Hepatitis C is a very significant unmet medical need with several large pharmaceutical companies actively researching new treatments. Worldwide, approximately 170 million people are currently infected with HCV, and it is estimated that this number will increase to 500 million by 2010. There are a number of different forms, or genotypes, of HCV with genotype one being the most predominant as well as the most difficult to cure. The only treatment currently available is a combination of ribavirin with interferon or pegylated interferon. This treatment requires up to 48 weeks and causes severe side effects for the patients. The success rate is very limited, especially against genotype one, with a success rate of only 54 percent.

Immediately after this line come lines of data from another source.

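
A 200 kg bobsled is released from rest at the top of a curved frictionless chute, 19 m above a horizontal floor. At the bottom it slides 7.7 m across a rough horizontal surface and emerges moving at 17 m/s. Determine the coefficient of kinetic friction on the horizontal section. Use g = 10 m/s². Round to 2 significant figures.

μ_k = 0.59

Energy at the top = energy at the end + work done against friction:
mgh = ½mv² + μ_k m g d
mgh = 38000 J; ½mv² = 28900 J
W_f = 38000 − 28900 = 9100 J
μ_k = W_f/(mg·d) = 9100/(2000 × 7.7) = 0.5909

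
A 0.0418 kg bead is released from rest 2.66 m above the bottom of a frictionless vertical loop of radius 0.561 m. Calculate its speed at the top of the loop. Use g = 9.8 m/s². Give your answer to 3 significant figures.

v = 5.49 m/s

Energy conservation: mgh = ½mv_top² + mg(2r)
v_top² = 2g(h − 2r) = 2(9.8)(2.66 − 1.122) = 30.14
v_top = 5.490 m/s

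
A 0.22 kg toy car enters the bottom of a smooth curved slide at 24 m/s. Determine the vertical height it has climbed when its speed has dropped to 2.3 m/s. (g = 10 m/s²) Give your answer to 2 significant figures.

Conservation of energy: ½mv₁² = ½mv₂² + mgh
h = (v₁² − v₂²)/(2g) = (24² − 2.3²)/(2 × 10) = 28.54 m

h = 29 m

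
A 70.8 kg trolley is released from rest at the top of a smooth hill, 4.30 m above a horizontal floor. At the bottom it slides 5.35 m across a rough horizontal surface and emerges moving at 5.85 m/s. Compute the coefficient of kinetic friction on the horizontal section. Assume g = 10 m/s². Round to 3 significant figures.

Energy at the top = energy at the end + work done against friction:
mgh = ½mv² + μ_k m g d
mgh = 3044.4 J; ½mv² = 1211.5 J
W_f = 3044.4 − 1211.5 = 1833 J
μ_k = W_f/(mg·d) = 1833/(708.0 × 5.35) = 0.4839

μ_k = 0.484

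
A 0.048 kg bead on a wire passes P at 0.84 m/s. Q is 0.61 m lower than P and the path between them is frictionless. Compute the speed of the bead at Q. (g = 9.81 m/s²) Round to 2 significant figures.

By conservation of mechanical energy, ½mv₀² + mgh = ½mv²
The mass cancels from both sides.
v² = v₀² + 2gh = (0.84)² + 2(9.81)(0.61) = 12.674
v = √12.674 = 3.560 m/s

v = 3.6 m/s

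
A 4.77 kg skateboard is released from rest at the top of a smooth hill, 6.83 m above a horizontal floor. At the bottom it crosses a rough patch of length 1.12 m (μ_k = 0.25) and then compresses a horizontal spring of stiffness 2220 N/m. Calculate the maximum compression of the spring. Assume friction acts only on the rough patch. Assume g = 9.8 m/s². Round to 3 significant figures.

Initial energy: E₁ = mgh = (4.77)(9.8)(6.83) = 319.28 J
Friction removes W_f = μ_k mg d = (0.25)(4.77)(9.8)(1.12) = 13.09 J
Energy reaching the spring: E = 319.28 − 13.09 = 306.19 J
At max compression ½kx² = E ⇒ x = √(2E/k) = √(2 × 306.19/2220) = 0.5252 m

x = 0.525 m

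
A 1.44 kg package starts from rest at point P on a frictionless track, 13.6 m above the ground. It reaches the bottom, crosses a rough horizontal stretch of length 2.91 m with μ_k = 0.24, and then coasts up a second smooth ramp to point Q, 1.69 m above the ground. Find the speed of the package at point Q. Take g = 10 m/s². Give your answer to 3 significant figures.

Energy at P: mgh₁ = (1.44)(10)(13.6) = 195.84 J
Friction loss: W_f = μ_k mg d = 10.06 J
At Q: ½mv² + mgh₂ = mgh₁ − W_f
½mv² = 195.84 − 10.06 − 24.336 = 161.45 J
v = √(2 × 161.45/1.44) = 14.97 m/s

v = 15.0 m/s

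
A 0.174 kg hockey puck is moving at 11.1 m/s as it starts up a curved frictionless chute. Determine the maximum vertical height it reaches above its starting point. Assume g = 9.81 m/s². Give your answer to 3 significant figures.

h = 6.28 m

By energy conservation, ½mv² = mgh
h = v²/(2g) = 11.1²/(2 × 9.81) = 6.280 m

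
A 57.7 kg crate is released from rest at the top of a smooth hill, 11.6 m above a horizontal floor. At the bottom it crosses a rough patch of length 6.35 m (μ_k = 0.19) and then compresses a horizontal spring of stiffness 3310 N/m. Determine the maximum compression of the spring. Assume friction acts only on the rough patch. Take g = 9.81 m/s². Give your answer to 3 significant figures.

x = 1.89 m

Initial energy: E₁ = mgh = (57.7)(9.81)(11.6) = 6566.0 J
Friction removes W_f = μ_k mg d = (0.19)(57.7)(9.81)(6.35) = 682.9 J
Energy reaching the spring: E = 6566.0 − 682.9 = 5883.1 J
At max compression ½kx² = E ⇒ x = √(2E/k) = √(2 × 5883.1/3310) = 1.885 m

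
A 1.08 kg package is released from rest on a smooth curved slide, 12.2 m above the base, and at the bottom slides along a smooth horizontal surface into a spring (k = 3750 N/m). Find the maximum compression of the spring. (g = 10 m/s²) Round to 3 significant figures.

x = 0.265 m

Gravitational PE at the top equals spring PE at max compression: mgh = ½kx²
x = √(2mgh/k) = √(2 × 1.08 × 10 × 12.2 / 3750) = 0.2651 m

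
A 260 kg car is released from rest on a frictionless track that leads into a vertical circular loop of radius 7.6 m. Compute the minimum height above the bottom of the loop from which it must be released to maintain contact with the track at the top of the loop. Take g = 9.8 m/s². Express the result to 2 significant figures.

At the top, for minimum speed gravity alone supplies the centripetal force: mg = mv_top²/r ⇒ v_top² = gr = 74.48 m²/s²
Energy conservation from release height h to the top (height 2r): mgh = ½mv_top² + mg(2r)
h = v_top²/(2g) + 2r = r/2 + 2r = 5r/2 = 19.00 m

h = 19 m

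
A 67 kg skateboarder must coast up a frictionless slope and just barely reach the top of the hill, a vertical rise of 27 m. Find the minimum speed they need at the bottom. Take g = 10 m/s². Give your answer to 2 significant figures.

v = 23 m/s

At the top they are momentarily at rest, so all KE converts to PE: ½mv² = mgh
v = √(2gh) = √(2 × 10 × 27) = 23.24 m/s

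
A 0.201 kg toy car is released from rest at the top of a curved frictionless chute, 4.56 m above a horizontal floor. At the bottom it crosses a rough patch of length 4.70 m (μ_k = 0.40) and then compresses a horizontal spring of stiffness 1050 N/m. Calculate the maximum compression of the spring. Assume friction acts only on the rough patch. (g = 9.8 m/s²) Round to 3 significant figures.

x = 0.100 m

Initial energy: E₁ = mgh = (0.201)(9.8)(4.56) = 8.9823 J
Friction removes W_f = μ_k mg d = (0.40)(0.201)(9.8)(4.70) = 3.703 J
Energy reaching the spring: E = 8.9823 − 3.703 = 5.2791 J
At max compression ½kx² = E ⇒ x = √(2E/k) = √(2 × 5.2791/1050) = 0.1003 m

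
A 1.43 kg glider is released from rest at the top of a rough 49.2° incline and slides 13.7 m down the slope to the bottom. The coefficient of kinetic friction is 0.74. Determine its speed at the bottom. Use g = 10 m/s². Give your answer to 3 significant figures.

Work–energy: mg(L sinθ) − μ_k(mg cosθ)L = ½mv²
mgh = mgL sinθ = (1.43)(10)(13.7)sin49.2° = 148.30 J
W_f = μ_k mg cosθ · L = (0.74)(1.43)(10)cos49.2°·13.7 = 94.73 J
½mv² = 148.30 − 94.73 = 53.574 J
v = √(2 × 53.574/1.43) = 8.656 m/s

v = 8.66 m/s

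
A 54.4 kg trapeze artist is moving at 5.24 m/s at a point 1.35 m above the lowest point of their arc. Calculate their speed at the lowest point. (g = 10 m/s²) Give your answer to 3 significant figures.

v = 7.38 m/s

Energy conservation between the two points: ½mv₀² + mgh = ½mv²
v² = v₀² + 2gh = (5.24)² + 2(10)(1.35) = 54.458
v = √54.458 = 7.380 m/s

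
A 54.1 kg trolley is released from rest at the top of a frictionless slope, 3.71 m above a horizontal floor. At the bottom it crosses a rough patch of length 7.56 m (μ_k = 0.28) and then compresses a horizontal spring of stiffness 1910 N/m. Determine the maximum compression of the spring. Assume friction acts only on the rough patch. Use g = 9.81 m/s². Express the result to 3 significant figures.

Initial energy: E₁ = mgh = (54.1)(9.81)(3.71) = 1969.0 J
Friction removes W_f = μ_k mg d = (0.28)(54.1)(9.81)(7.56) = 1123 J
Energy reaching the spring: E = 1969.0 − 1123 = 845.54 J
At max compression ½kx² = E ⇒ x = √(2E/k) = √(2 × 845.54/1910) = 0.9410 m

x = 0.941 m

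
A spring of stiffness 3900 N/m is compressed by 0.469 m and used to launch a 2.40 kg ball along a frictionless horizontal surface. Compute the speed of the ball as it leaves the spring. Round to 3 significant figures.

Conservation of energy: ½kx² = ½mv²
v = x√(k/m) = 0.469 × √(3900/2.40) = 18.91 m/s

v = 18.9 m/s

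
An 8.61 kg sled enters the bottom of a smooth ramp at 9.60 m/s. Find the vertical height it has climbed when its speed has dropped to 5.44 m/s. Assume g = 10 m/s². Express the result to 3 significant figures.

h = 3.13 m

Energy balance between the two points: ½mv₁² = ½mv₂² + mgh
h = (v₁² − v₂²)/(2g) = (9.60² − 5.44²)/(2 × 10) = 3.128 m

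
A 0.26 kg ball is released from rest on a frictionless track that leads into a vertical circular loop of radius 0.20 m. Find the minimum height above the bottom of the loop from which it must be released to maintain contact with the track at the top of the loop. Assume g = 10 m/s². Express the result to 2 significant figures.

h = 0.50 m

At the top, for minimum speed gravity alone supplies the centripetal force: mg = mv_top²/r ⇒ v_top² = gr = 2.000 m²/s²
Energy conservation from release height h to the top (height 2r): mgh = ½mv_top² + mg(2r)
h = v_top²/(2g) + 2r = r/2 + 2r = 5r/2 = 0.5000 m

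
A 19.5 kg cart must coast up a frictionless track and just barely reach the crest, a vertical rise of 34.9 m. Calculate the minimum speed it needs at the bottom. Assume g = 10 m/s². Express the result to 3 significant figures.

v = 26.4 m/s

At the top it is momentarily at rest, so all KE converts to PE: ½mv² = mgh
v = √(2gh) = √(2 × 10 × 34.9) = 26.42 m/s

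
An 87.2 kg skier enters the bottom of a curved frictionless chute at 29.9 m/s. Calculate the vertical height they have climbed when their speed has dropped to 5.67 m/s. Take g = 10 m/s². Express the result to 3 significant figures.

Conservation of energy: ½mv₁² = ½mv₂² + mgh
h = (v₁² − v₂²)/(2g) = (29.9² − 5.67²)/(2 × 10) = 43.09 m

h = 43.1 m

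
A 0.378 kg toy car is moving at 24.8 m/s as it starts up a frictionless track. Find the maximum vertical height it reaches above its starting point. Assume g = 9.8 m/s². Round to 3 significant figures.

By energy conservation, ½mv² = mgh
h = v²/(2g) = 24.8²/(2 × 9.8) = 31.38 m

h = 31.4 m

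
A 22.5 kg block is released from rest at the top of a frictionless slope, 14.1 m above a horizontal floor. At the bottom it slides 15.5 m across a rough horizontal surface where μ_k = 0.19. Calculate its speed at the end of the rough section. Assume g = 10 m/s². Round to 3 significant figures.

Applying the work–energy principle:
mgh = ½mv² + μ_k m g d
W_f = μ_k mg d = (0.19)(22.5)(10)(15.5) = 662.6 J
½mv² = mgh − W_f = 3172.5 − 662.6 = 2509.9 J
v = √(2 × 2509.9/22.5) = 14.94 m/s

v = 14.9 m/s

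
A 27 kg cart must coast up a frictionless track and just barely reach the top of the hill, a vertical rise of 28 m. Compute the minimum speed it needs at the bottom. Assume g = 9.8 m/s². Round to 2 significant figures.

At the top it is momentarily at rest, so all KE converts to PE: ½mv² = mgh
v = √(2gh) = √(2 × 9.8 × 28) = 23.43 m/s

v = 23 m/s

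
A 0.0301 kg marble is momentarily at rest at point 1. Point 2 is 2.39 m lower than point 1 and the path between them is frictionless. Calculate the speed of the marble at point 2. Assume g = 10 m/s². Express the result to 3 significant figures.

v = 6.91 m/s

By conservation of mechanical energy, mgh = ½mv²
v = √(2gh) = √(2 × 10 × 2.39) = √47.800 = 6.914 m/s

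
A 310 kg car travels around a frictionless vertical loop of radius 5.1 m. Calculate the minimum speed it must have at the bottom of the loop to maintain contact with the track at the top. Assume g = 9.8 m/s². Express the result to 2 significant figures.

v = 16 m/s

At the top: mg = mv_top²/r ⇒ v_top² = gr = 49.98 m²/s²
Energy from bottom to top (height 2r): ½mv_bot² = ½mv_top² + mg(2r)
v_bot² = gr + 4gr = 5gr = 249.9
v_bot = √(5gr) = 15.81 m/s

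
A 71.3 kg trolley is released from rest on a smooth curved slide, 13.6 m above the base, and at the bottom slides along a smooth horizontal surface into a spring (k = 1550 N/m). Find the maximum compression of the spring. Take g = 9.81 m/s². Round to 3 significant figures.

x = 3.50 m

At max compression the trolley is momentarily at rest: mgh = ½kx²
x = √(2mgh/k) = √(2 × 71.3 × 9.81 × 13.6 / 1550) = 3.503 m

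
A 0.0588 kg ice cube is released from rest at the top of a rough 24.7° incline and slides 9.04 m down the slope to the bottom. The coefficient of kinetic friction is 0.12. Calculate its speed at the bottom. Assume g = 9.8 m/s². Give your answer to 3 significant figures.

Work–energy: mg(L sinθ) − μ_k(mg cosθ)L = ½mv²
mgh = mgL sinθ = (0.0588)(9.8)(9.04)sin24.7° = 2.1768 J
W_f = μ_k mg cosθ · L = (0.12)(0.0588)(9.8)cos24.7°·9.04 = 0.5679 J
½mv² = 2.1768 − 0.5679 = 1.6088 J
v = √(2 × 1.6088/0.0588) = 7.397 m/s

v = 7.40 m/s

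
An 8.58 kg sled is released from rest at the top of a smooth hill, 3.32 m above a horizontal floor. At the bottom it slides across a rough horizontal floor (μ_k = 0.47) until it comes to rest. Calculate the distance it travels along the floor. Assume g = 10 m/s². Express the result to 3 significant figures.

d = 7.06 m

Applying the work–energy principle:
At rest all PE has been dissipated by friction: mgh = μ_k m g d
d = h/μ_k = 3.32/0.47 = 7.064 m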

Kemin Pharma was established in January 2001, as wholly owned, independent subsidiary of Kemin Industries, Inc. Its mission is to develop new, unique, antimicrobial compounds effective against bacteria, viruses and fungi and protozoa that present serious, unmet medical challenges throughout the world. Through a proprietary prescreening program, Kemin Pharma is focusing its screening efforts on compounds that are likely to have a higher success rate. This has proven very successful for the company. In the first two years of its existence, Kemin researchers have isolated and are currently conducting preclinical trials on six compounds and Phase II clinical trials on two compounds.